We also know that, generally, one bad experience isn’t enough to drive a person away from Judaism or synagogue life. These stories are often more about “the straw that broke the camel’s back” than they are about one unforgiveable sin on the part of the congregation or clergy.
Yet for many of us, the opposite is true. Many good things happen to us over the course of our synagogue life, and we hardly even seem to notice it. The people are generally friendly, the sermons are often meaningful, the cantor’s voice is inspiring. Sometimes it’s hard to notice how many things are going right, day in and day out.
Sometimes, something happens that is right, and it stands out. This is one such story.
At our synagogue, we have a minhag (custom) on the first Friday night of each month. Toward the end of the service, before we break for the monthly congregational dinner, the clergy asks everyone who is having a birthday that month to come forward for a group blessing. It may not sound like a big deal, but it means a lot to some people. There have been a couple of occasions when the clergy have forgotten to give the monthly birthday blessing, and boy, do they hear about it when that happens!
Last Friday night, after the birthday blessing and the end of the service, I was opening the sanctuary doors so the congregants could walk over to the dinner.
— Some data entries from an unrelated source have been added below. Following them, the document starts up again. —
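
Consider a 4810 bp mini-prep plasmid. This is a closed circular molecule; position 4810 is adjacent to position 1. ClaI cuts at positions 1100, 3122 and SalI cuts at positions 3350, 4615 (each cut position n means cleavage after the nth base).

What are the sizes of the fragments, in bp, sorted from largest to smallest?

Combined cut positions (sorted): 1100, 3122, 3350, 4615.
Circular molecule, 4 cuts → 4 fragments:
  3122 − 1100 = 2022 bp
  3350 − 3122 = 228 bp
  4615 − 3350 = 1265 bp
  wrap: 4810 − 4615 + 1100 = 1295 bp
Sorted largest to smallest: 2022, 1295, 1265, 228 bp.

2022, 1295, 1265, 228 bp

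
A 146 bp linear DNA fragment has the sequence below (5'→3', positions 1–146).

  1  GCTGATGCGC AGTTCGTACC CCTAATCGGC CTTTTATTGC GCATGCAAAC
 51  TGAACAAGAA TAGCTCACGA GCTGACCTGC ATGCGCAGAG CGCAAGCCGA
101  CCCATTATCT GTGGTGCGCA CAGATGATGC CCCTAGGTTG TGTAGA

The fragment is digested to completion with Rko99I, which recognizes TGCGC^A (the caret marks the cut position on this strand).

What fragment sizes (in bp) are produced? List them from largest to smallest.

Rko99I sites (TGCGCA) start at positions 6, 38, 82, 115.
Rko99I cuts after base 5 of each site (before the last base), so after positions 10, 42, 86, 119.
Linear molecule, 4 cuts → 5 fragments:
  1–10 → 10 bp
  11–42 → 32 bp
  43–86 → 44 bp
  87–119 → 33 bp
  120–146 → 27 bp
Sorted largest to smallest: 44, 33, 32, 27, 10 bp.

44, 33, 32, 27, 10 bp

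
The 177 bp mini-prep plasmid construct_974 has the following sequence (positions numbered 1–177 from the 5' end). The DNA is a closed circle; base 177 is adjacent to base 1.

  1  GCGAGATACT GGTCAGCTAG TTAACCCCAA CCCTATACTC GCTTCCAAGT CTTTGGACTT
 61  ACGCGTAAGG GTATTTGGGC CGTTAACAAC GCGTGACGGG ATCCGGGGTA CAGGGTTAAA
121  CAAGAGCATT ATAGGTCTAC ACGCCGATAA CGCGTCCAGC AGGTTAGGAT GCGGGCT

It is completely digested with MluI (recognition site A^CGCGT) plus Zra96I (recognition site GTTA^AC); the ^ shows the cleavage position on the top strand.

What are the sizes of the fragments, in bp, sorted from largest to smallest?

61, 50, 38, 24, 4 bp

MluI sites (ACGCGT) start at positions 61, 89, 150.
MluI cuts after the first base of each site, so after positions 61, 89, 150.
Zra96I sites (GTTAAC) start at positions 20, 82.
Zra96I cuts after base 4 of each site, so after positions 23, 85.
Combined cut positions: 23, 61, 85, 89, 150.
Circular molecule, 5 cuts → 5 fragments:
  24–61 → 38 bp
  62–85 → 24 bp
  86–89 → 4 bp
  90–150 → 61 bp
  151–177 then 1–23 → 27 + 23 = 50 bp
Sorted largest to smallest: 61, 50, 38, 24, 4 bp.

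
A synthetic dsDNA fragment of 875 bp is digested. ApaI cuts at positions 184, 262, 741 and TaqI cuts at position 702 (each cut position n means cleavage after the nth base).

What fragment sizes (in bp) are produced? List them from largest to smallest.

Combined cut positions (sorted): 184, 262, 702, 741.
Linear molecule, 4 cuts → 5 fragments:
  184 − 0 = 184 bp
  262 − 184 = 78 bp
  702 − 262 = 440 bp
  741 − 702 = 39 bp
  875 − 741 = 134 bp
Sorted largest to smallest: 440, 184, 134, 78, 39 bp.

440, 184, 134, 78, 39 bp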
As I was doing so, a man came up to me and said, “Is the service over already?” For some reason, he had gotten the time mixed up.
I told him yes, it was, and he asked whether there would be a second service. I told him no, we only have a second service on the third Friday of the month. He asked, “Did they do the birthday blessing?” I said they did, about five minutes ago.
He looked so downcast that I asked, “Is it your birthday this month? Did you come for the blessing?” He said he had, so I suggested, “Why don’t I take you to the rabbi, to see if something can be done?” He said okay, and he followed me inside.
Now, at this point I didn’t know what the rabbi would do. For one thing, that night we had on duty the rabbi who has been filling in for the last couple of months while our senior rabbi is on sabbatical, so I don’t know him very well. Second, rabbis are, after all, human beings, so they are hard to predict in any case.
But the rabbi sure seems like a nice guy, so I brought the distraught congregant up to the rabbi, introduced them, and said, “He just missed the birthday blessing.”
The congregant asked, “Do you think you could give me a blessing anyway?”
The rabbi answered, “Of course.”
So the rabbi blessed the congregant, and the look on the congregant's face was so happy, I was deeply touched. I thought, “This is an example of the clergy and the synagogue getting it right. This story deserves to be told.”
May there be many more such stories to tell.